Ese espíritu se alimenta de los hitos felices y dolorosos de la historia. Recordamos 1915 como el año del aniquilamiento, 1937 como el de la represión y 1998 como otra marca en la memoria. No se trata de enumerar fechas, sino de asumir que, si no comprendemos lo que nos ocurrió y por qué, otros volverán a escribir nuestra historia en nuestro lugar.
Cuando se erosiona la conciencia nacional —cuando se trivializan los símbolos, se olvida a los caídos y se quiebra el vínculo entre Iglesia, cultura y sociedad— la comunidad se vuelve vulnerable. Las instituciones llamadas a custodiar esa memoria y proyectarla hacia el porvenir deben sostenerla, no diluirla.
Una nación se sostiene si hay élites morales e intelectuales que creen en ella; si hay administradores que entienden que gobernar no es solo gestionar cifras, sino custodiar un sentido. Cuando esas élites renuncian a su papel, sobreviene el vacío: proliferan la propaganda, el oportunismo y el cinismo, y la ciudadanía se dispersa entre la apatía y la mera supervivencia.
Sostener una democracia no es repetir consignas, sino asegurar instituciones íntegras, justicia independiente, cultura viva, educación exigente y prensa responsable. Sin esos pilares, el espacio público se llena de ruido, la política se reduce a cálculo y la historia se convierte en campo de disputa sin horizonte.
Rendirse no es firmar un papel ni pronunciar la palabra “paz”. Rendirse es renunciar a la verdad de la propia historia, ceder los símbolos y aceptar que otros definan quiénes somos. La paz, en cambio, exige claridad moral: distinguir lo negociable de lo innegociable; proteger los derechos, a los rehenes y a los prisioneros; resguardar el patrimonio espiritual; garantizar el retorno seguro de quienes fueron expulsados; exigir responsabilidad por los crímenes y reparación para las víctimas.

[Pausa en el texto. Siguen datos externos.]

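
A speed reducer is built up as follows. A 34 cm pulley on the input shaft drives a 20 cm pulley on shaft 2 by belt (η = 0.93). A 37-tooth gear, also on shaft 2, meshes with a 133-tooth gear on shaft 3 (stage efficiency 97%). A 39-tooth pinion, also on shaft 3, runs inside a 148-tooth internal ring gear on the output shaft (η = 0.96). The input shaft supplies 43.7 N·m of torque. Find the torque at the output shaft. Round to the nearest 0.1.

303.7 N·m

After the belt (20/34): 43.7 × 0.58824 × 0.93 = 23.906 N·m
After the gear mesh (133/37): 23.906 × 3.5946 × 0.97 = 83.356 N·m
After the internal gear (148/39): 83.356 × 3.7949 × 0.96 = 303.67 N·m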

La paz es sostenible cuando se funda en justicia, dignidad y equilibrio. No se sostiene si se impone por miedo o humillación, ni si se compra a costa de la memoria.
No hay salida sin una renovación interior. El primer paso es admitir lo que duele, nombrar las pérdidas, reconocer las fallas y corregir el rumbo. El segundo, reeducarnos en el sentido de pertenencia: una ciudadanía que conozca su historia, respete su fe y su cultura —cada cual según su conciencia— y aspire a un Estado decente que ponga límites a la arbitrariedad.
No basta con indignarse de vez en cuando. Hace falta perseverancia: construir instituciones, sostener proyectos culturales, cuidar el lenguaje, promover liderazgos con carácter, exigir cuentas y defender la verdad incluso cuando resulta incómoda.
Muchos sienten que el país está atrapado entre el miedo y el cansancio. Pero la historia enseña que no hay destino escrito: las naciones que sobreviven son las que no abandonan su centro, las que mantienen vivo su espíritu en la adversidad.
El camino es estrecho, pero existe: decir la verdad, proteger a los más vulnerables, unir lo que la propaganda intenta dividir y recordar que los símbolos no son ornamentos, sino anclas. Sin ellos, la comunidad se disuelve; con ellos, puede volver a ponerse de pie.